Entre les fumées des incendies venus de l’ouest girondin et la formation d’ozone favorisée par la chaleur, la qualité de l’air se dégrade nettement en Gironde. À Bordeaux comme sur le littoral, les autorités appellent les habitants à limiter leur exposition, surtout les personnes fragiles.

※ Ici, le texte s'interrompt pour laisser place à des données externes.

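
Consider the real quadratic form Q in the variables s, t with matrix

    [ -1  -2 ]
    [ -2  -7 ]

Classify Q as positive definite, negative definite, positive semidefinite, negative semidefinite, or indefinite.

Leading principal minors: Δ_1 = -1, Δ_2 = 3.
The signs alternate starting with Δ_1 < 0, so by Sylvester's criterion Q is negative definite.

negative definite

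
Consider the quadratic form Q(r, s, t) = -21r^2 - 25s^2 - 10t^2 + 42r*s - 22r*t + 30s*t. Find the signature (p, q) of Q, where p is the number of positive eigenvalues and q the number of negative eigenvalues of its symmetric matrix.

Write A = [[-21, 21, -11], [21, -25, 15], [-11, 15, -10]].
Symmetric row and column elimination reduces A to a congruent diagonal form with pivots -21, -4, -5/21.
Counting signs: 3 negative.

(0, 3)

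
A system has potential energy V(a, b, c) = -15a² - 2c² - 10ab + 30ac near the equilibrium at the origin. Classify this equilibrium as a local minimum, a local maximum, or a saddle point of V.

The Hessian at the origin is H = [[-30, -10, 30], [-10, 0, 0], [30, 0, -4]].
Row-reducing H symmetrically gives the diagonal entries -30, 10/3, -4.
So there are 1 positive, 2 negative pivots.
H is indefinite, so the origin is a saddle point.

saddle point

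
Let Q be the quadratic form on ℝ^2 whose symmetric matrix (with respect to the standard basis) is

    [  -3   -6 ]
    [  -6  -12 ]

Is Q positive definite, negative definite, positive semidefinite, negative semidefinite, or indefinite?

For the 2×2 matrix [[-3, -6], [-6, -12]]: det = -3·-12 − (-6)² = 0, trace = -15.
det = 0 so one eigenvalue is zero; the form is semidefinite with the sign of the trace.

negative semidefinite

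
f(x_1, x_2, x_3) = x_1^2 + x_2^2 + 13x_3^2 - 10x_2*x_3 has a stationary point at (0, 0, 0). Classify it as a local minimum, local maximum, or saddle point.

The Hessian at the origin is H = [[2, 0, 0], [0, 2, -10], [0, -10, 26]].
Applying the same elementary operations to the rows and columns of H produces a congruent diagonal matrix with entries 2, 2, -24.
So there are 2 positive, 1 negative pivots.
H is indefinite, so the origin is a saddle point.

saddle point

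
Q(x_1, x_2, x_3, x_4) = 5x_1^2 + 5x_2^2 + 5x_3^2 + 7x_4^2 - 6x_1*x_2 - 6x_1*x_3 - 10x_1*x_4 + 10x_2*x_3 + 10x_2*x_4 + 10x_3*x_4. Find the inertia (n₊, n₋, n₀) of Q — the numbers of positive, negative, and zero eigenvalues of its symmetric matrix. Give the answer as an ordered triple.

(3, 0, 1)

The symmetric matrix is A = [[5, -3, -3, -5], [-3, 5, 5, 5], [-3, 5, 5, 5], [-5, 5, 5, 7]].
Congruent diagonalization of A (simultaneous row and column reduction) yields pivots 5, 16/5, 0, 3/4.
So there are 3 positive, 1 zero pivots.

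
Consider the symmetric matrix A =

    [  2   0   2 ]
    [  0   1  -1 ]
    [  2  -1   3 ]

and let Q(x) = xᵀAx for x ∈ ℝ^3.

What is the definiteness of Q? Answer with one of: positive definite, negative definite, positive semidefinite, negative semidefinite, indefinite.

Symmetric row and column elimination reduces A to a congruent diagonal form with pivots 2, 1, 0.
That gives 2 positive, 1 zero pivots.
Hence Q is positive semidefinite.

positive semidefinite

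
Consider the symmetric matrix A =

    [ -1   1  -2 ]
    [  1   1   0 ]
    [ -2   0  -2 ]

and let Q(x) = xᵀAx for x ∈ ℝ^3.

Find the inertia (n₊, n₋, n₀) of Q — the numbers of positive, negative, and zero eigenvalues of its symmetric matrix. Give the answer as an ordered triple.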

Deux pollutions qui se superposent
La Gironde fait face à une situation particulièrement pénible pour les habitants : l’air devient difficile à respirer dans plusieurs secteurs, avec une double origine. D’un côté, les fumées des incendies en cours dans l’ouest du département transportent des particules fines et d’autres composés issus de la combustion de la végétation. De l’autre, les fortes chaleurs et l’ensoleillement favorisent la formation d’ozone, notamment dans l’agglomération bordelaise.
Selon le suivi publié par ATMO Nouvelle-Aquitaine, les incendies en Gironde et dans les Landes entraînent une hausse des concentrations en particules PM10. Ces particules peuvent se déplacer au gré des vents, toucher ponctuellement des communes éloignées du front du feu et rendre les indices classiques moins représentatifs dans les zones situées sous les panaches.
Bordeaux aussi concernée par les fumées

La métropole bordelaise n’est pas épargnée. Dans son point d’information, Bordeaux Métropole indique que les fumées de l’incendie de l’ouest girondin sont présentes sur le territoire métropolitain. Elles peuvent provoquer une irritation des yeux, du nez ou de la gorge, mais aussi une gêne respiratoire, une toux ou un essoufflement.
Les personnes les plus exposées doivent redoubler de prudence : enfants, femmes enceintes, personnes âgées, asthmatiques, malades cardiaques ou respiratoires. Le bon réflexe consiste à limiter les sorties, reporter les activités sportives intenses, fermer les fenêtres lorsque les fumées sont présentes et consulter un professionnel de santé en cas de symptômes inhabituels.
L’ozone, l’autre danger invisible
À cette pollution liée aux incendies s’ajoute l’ozone. Contrairement aux particules visibles dans les fumées, ce polluant se forme dans l’atmosphère sous l’effet du soleil, de la chaleur et de précurseurs émis notamment par le trafic routier ou certaines activités humaines. En plein été, lors d’épisodes chauds et stables, il peut rapidement dégrader la qualité de l’air à Bordeaux et dans le reste de la Gironde.
La DREAL Nouvelle-Aquitaine rappelle qu’un pic de pollution survient lorsque les concentrations de polluants dépassent les seuils fixés pour protéger la santé. Dans ces situations, les autorités peuvent déclencher des procédures d’information, de recommandation ou d’alerte afin de réduire l’exposition des habitants et les sources d’émission.

Les bons gestes à adopter
Dans les prochaines heures, la vigilance doit rester maximale. Il est conseillé d’éviter les efforts prolongés, de privilégier les déplacements indispensables, de ne pas aérer son logement lorsque les fumées sont présentes et de suivre les mises à jour d’ATMO Nouvelle-Aquitaine. Les automobilistes peuvent aussi contribuer à limiter l’ozone en réduisant les trajets non essentiels et en adoptant une conduite plus souple.
En cas de fumée suspecte ou de départ de feu, il faut appeler immédiatement le 18 ou le 112. Et en cas de gêne respiratoire ou cardiaque, mieux vaut ne pas attendre : contactez un médecin ou le 15 selon la gravité des symptômes.
Le plus difficile, pour les habitants, reste le caractère changeant de cet épisode. Un quartier peut sembler respirable le matin puis se retrouver sous un panache de fumée quelques heures plus tard. Dans ce contexte, il faut adapter ses gestes à la situation réelle : odeur de brûlé, ciel voilé, picotements ou toux doivent pousser à rentrer et à réduire l’effort.